SEGA has just celebrated its 60 th anniversary – happy birthday you mad, beautiful pricks – which seems as good a day as any to reflect on the company’s finest. Maybe it’s OutRun, in all its iconic magnificence, Super Monkey Ball with its minimalist brilliance or perhaps you have been able even examine a little closer to the modern day and employed Yakuza 0 forward as the best use of the bunch. For reasonableness wholly my own, it’s Virtua Fighter 3 that’s my personal pick.

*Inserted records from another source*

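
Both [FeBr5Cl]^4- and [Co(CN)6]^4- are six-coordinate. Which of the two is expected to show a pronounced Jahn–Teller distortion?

[FeBr5Cl]^4-: Each bromide is −1; each chloride is −1; balancing the −4 overall charge requires Fe(II). Fe sits in group 8, so the d-electron count is 8 − 2 = 6. Bromide and chloride are weak-field ligands for a first-row metal, so the complex is high-spin. The d⁶ configuration leaves the e_g set evenly filled (or empty) — no strong Jahn–Teller driving force.
[Co(CN)6]^4-: Summing ligand charges against the −4 overall charge gives an oxidation state of +2 for cobalt. Group 9 minus oxidation state 2 gives a d⁷ configuration. Cyanide is a strong-field ligand (high in the spectrochemical series) for a first-row metal, so the complex is low-spin. The t₂g⁶e_g¹ (low-spin) configuration has an unevenly filled e_g set; the Jahn–Teller theorem predicts a tetragonal distortion (typically axial elongation) to lift the degeneracy.

[Co(CN)6]^4-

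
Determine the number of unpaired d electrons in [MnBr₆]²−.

3

Ligand charges: each bromide is −1. With an overall charge of −2 the manganese centre must be in the +4 oxidation state.
Manganese is a group-7 element; Mn(IV) is therefore d³.
In an octahedral field the d³ configuration is t₂g³e_g⁰ (only one arrangement possible), giving 3 unpaired electrons.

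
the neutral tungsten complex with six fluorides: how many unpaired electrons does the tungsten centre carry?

0

Summing ligand charges against the 0 overall charge gives an oxidation state of +6 for tungsten.
W sits in group 6, so the d-electron count is 6 − 6 = 0.
In an octahedral field the d⁰ configuration is t₂g⁰e_g⁰, giving 0 unpaired electrons.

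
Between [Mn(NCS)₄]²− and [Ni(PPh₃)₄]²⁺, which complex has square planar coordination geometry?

For [Mn(NCS)₄]²−: Ligand charges: each isothiocyanate is −1. With an overall charge of −2 the manganese centre must be in the +2 oxidation state. Manganese is a group-7 element; Mn(II) is therefore d⁵. A high-spin d⁵ ion has zero CFSE in either geometry, so four ligands adopt the sterically favoured tetrahedral geometry. → tetrahedral.
For [Ni(PPh₃)₄]²⁺: Triphenylphosphine is neutral; balancing the +2 overall charge requires Ni(II). Ni sits in group 10, so the d-electron count is 10 − 2 = 8. Triphenylphosphine is a strong-field ligand (high in the spectrochemical series). A 3d d⁸ ion with strong-field ligands gains enough CFSE to favour square planar over tetrahedral. → square planar.

[Ni(PPh₃)₄]²⁺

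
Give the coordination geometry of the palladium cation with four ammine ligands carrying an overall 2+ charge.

Summing ligand charges against the +2 overall charge gives an oxidation state of +2 for palladium.
Palladium is a group-10 element; Pd(II) is therefore d⁸.
With 4 monodentate ligands the coordination number is 4.
A 4d d⁸ ion has a large crystal-field splitting; square planar leaves the high-energy d_{x²−y²} orbital empty and maximises CFSE.

square planar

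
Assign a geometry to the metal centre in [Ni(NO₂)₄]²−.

Each nitro (N-bound nitrite) is −1; balancing the −2 overall charge requires Ni(II).
Ni sits in group 10, so the d-electron count is 10 − 2 = 8.
With 4 monodentate ligands the coordination number is 4.
Nitro (N-bound nitrite) is a strong-field ligand (high in the spectrochemical series).
A 3d d⁸ ion with strong-field ligands gains enough CFSE to favour square planar over tetrahedral.

square planar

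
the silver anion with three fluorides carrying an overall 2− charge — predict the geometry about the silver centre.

trigonal planar

Ligand charges: each fluoride is −1. With an overall charge of −2 the silver centre must be in the +1 oxidation state.
Group 11 minus oxidation state 1 gives a d¹⁰ configuration.
With 3 monodentate ligands the coordination number is 3.
Three ligands around a d¹⁰ centre minimise repulsion in a trigonal-planar arrangement.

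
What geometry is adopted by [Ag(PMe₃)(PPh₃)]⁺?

linear

Summing ligand charges against the +1 overall charge gives an oxidation state of +1 for silver.
Silver is a group-11 element; Ag(I) is therefore d¹⁰.
With 2 monodentate ligands the coordination number is 2.
A d¹⁰ ion with only two ligands adopts a linear arrangement (sp hybridisation; no CFSE preference).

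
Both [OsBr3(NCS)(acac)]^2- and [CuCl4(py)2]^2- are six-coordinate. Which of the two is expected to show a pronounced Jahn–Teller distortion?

[CuCl4(py)2]^2-

[OsBr3(NCS)(acac)]^2-: Summing ligand charges against the −2 overall charge gives an oxidation state of +3 for osmium. Os sits in group 8, so the d-electron count is 8 − 3 = 5. A 5d ion has a large Δₒ and is invariably low-spin. The d⁵ configuration leaves the e_g set evenly filled (or empty) — no strong Jahn–Teller driving force.
[CuCl4(py)2]^2-: Ligand charges: each chloride is −1; pyridine is neutral. With an overall charge of −2 the copper centre must be in the +2 oxidation state. Copper is a group-11 element; Cu(II) is therefore d⁹. The t₂g⁶e_g³ configuration has an unevenly filled e_g set; the Jahn–Teller theorem predicts a tetragonal distortion (typically axial elongation) to lift the degeneracy.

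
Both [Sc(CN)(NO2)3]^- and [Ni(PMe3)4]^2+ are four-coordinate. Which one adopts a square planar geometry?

[Ni(PMe3)4]^2+

For [Sc(CN)(NO2)3]^-: Summing ligand charges against the −1 overall charge gives an oxidation state of +3 for scandium. Scandium is a group-3 element; Sc(III) is therefore d⁰. A d⁰ ion has no crystal-field stabilisation preference between square planar and tetrahedral, so four ligands adopt the sterically favoured tetrahedral geometry. → tetrahedral.
For [Ni(PMe3)4]^2+: Summing ligand charges against the +2 overall charge gives an oxidation state of +2 for nickel. Group 10 minus oxidation state 2 gives a d⁸ configuration. Trimethylphosphine is a strong-field ligand (high in the spectrochemical series). A 3d d⁸ ion with strong-field ligands gains enough CFSE to favour square planar over tetrahedral. → square planar.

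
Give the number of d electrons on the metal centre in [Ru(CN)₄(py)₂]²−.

Each cyanide is −1; pyridine is neutral; balancing the −2 overall charge requires Ru(II).
Group 8 minus oxidation state 2 gives a d⁶ configuration.

d6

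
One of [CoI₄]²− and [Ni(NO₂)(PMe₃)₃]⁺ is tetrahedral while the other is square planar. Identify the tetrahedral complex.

For [CoI₄]²−: Each iodide is −1; balancing the −2 overall charge requires Co(II). Group 9 minus oxidation state 2 gives a d⁷ configuration. For a high-spin 3d d⁷ ion with weak-field ligands the small Δₜ gives little square-planar CFSE advantage, so four ligands adopt the sterically favoured tetrahedral geometry. → tetrahedral.
For [Ni(NO₂)(PMe₃)₃]⁺: Each nitro (N-bound nitrite) is −1; trimethylphosphine is neutral; balancing the +1 overall charge requires Ni(II). Nickel is a group-10 element; Ni(II) is therefore d⁸. Nitro (N-bound nitrite) and trimethylphosphine are strong-field ligands (high in the spectrochemical series). A 3d d⁸ ion with strong-field ligands gains enough CFSE to favour square planar over tetrahedral. → square planar.

[CoI₄]²−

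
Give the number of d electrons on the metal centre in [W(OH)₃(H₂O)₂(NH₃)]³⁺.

Summing ligand charges against the +3 overall charge gives an oxidation state of +6 for tungsten.
Group 6 minus oxidation state 6 gives a d⁰ configuration.

d⁰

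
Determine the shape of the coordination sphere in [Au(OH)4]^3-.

Each hydroxide is −1; balancing the −3 overall charge requires Au(I).
Au sits in group 11, so the d-electron count is 11 − 1 = 10.
Coordination number: 4.
A d¹⁰ ion has no crystal-field stabilisation preference between square planar and tetrahedral, so four ligands adopt the sterically favoured tetrahedral geometry.

tetrahedral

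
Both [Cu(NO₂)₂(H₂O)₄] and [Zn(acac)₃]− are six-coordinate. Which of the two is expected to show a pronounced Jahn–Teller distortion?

[Cu(NO₂)₂(H₂O)₄]: Each nitro (N-bound nitrite) is −1; water is neutral; balancing the 0 overall charge requires Cu(II). Group 11 minus oxidation state 2 gives a d⁹ configuration. The t₂g⁶e_g³ configuration has an unevenly filled e_g set; the Jahn–Teller theorem predicts a tetragonal distortion (typically axial elongation) to lift the degeneracy.
[Zn(acac)₃]−: Each acetylacetonate is −1; balancing the −1 overall charge requires Zn(II). Zinc is a group-12 element; Zn(II) is therefore d¹⁰. The d¹⁰ configuration leaves the e_g set evenly filled (or empty) — no strong Jahn–Teller driving force.

[Cu(NO₂)₂(H₂O)₄]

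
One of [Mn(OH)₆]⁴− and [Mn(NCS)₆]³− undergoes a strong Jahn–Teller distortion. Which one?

[Mn(NCS)₆]³−

[Mn(OH)₆]⁴−: Summing ligand charges against the −4 overall charge gives an oxidation state of +2 for manganese. Group 7 minus oxidation state 2 gives a d⁵ configuration. Hydroxide is a weak-field ligand for a first-row metal, so the complex is high-spin. The d⁵ configuration leaves the e_g set evenly filled (or empty) — no strong Jahn–Teller driving force.
[Mn(NCS)₆]³−: Summing ligand charges against the −3 overall charge gives an oxidation state of +3 for manganese. Group 7 minus oxidation state 3 gives a d⁴ configuration. Isothiocyanate is a weak-field ligand for a first-row metal, so the complex is high-spin. The t₂g³e_g¹ (high-spin) configuration has an unevenly filled e_g set; the Jahn–Teller theorem predicts a tetragonal distortion (typically axial elongation) to lift the degeneracy.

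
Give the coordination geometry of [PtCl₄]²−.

square planar

Ligand charges: each chloride is −1. With an overall charge of −2 the platinum centre must be in the +2 oxidation state.
Platinum is a group-10 element; Pt(II) is therefore d⁸.
With 4 monodentate ligands the coordination number is 4.
A 5d d⁸ ion has a large crystal-field splitting; square planar leaves the high-energy d_{x²−y²} orbital empty and maximises CFSE.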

It’s not the most wonderful in AM2’s series – Virtua Fighter 5 Final Showdown easily takes that crown, furnishing a crisp take over the no-frills pugilism that’s as close to perfection as we’ll get while we endure the indefinite wait for a follow-up – nor is it the most groundbreaking. The original gives that name, shaking up the industry as it did with its military-spec hardware and the move into muscular 3D. You could argue that Virtua Fighter 2 was the series at its most iconic, extremely, capturing the line at the height of its mainstream appeal.

Why Virtua Fighter 3, then? Partly it’s because it captivates a moment in time, when SEGA was still at the peak of its dominance, and when its power was plain to see. This was the debut of the Model 3 timber, breaking handle in impressive way at Tokyo’s AOU show in the early months of 1996 – one of those moments, of which the 90 s had many, where reference is all asked ourselves whether tournament graphics could get much better – asserting that SEGA was at the cutting edge of technology. It’s ground they’d give up over epoch – by the time Virtua Fighter 4 came around on the NAOMI 2, those battlegrounds had apparently moved elsewhere.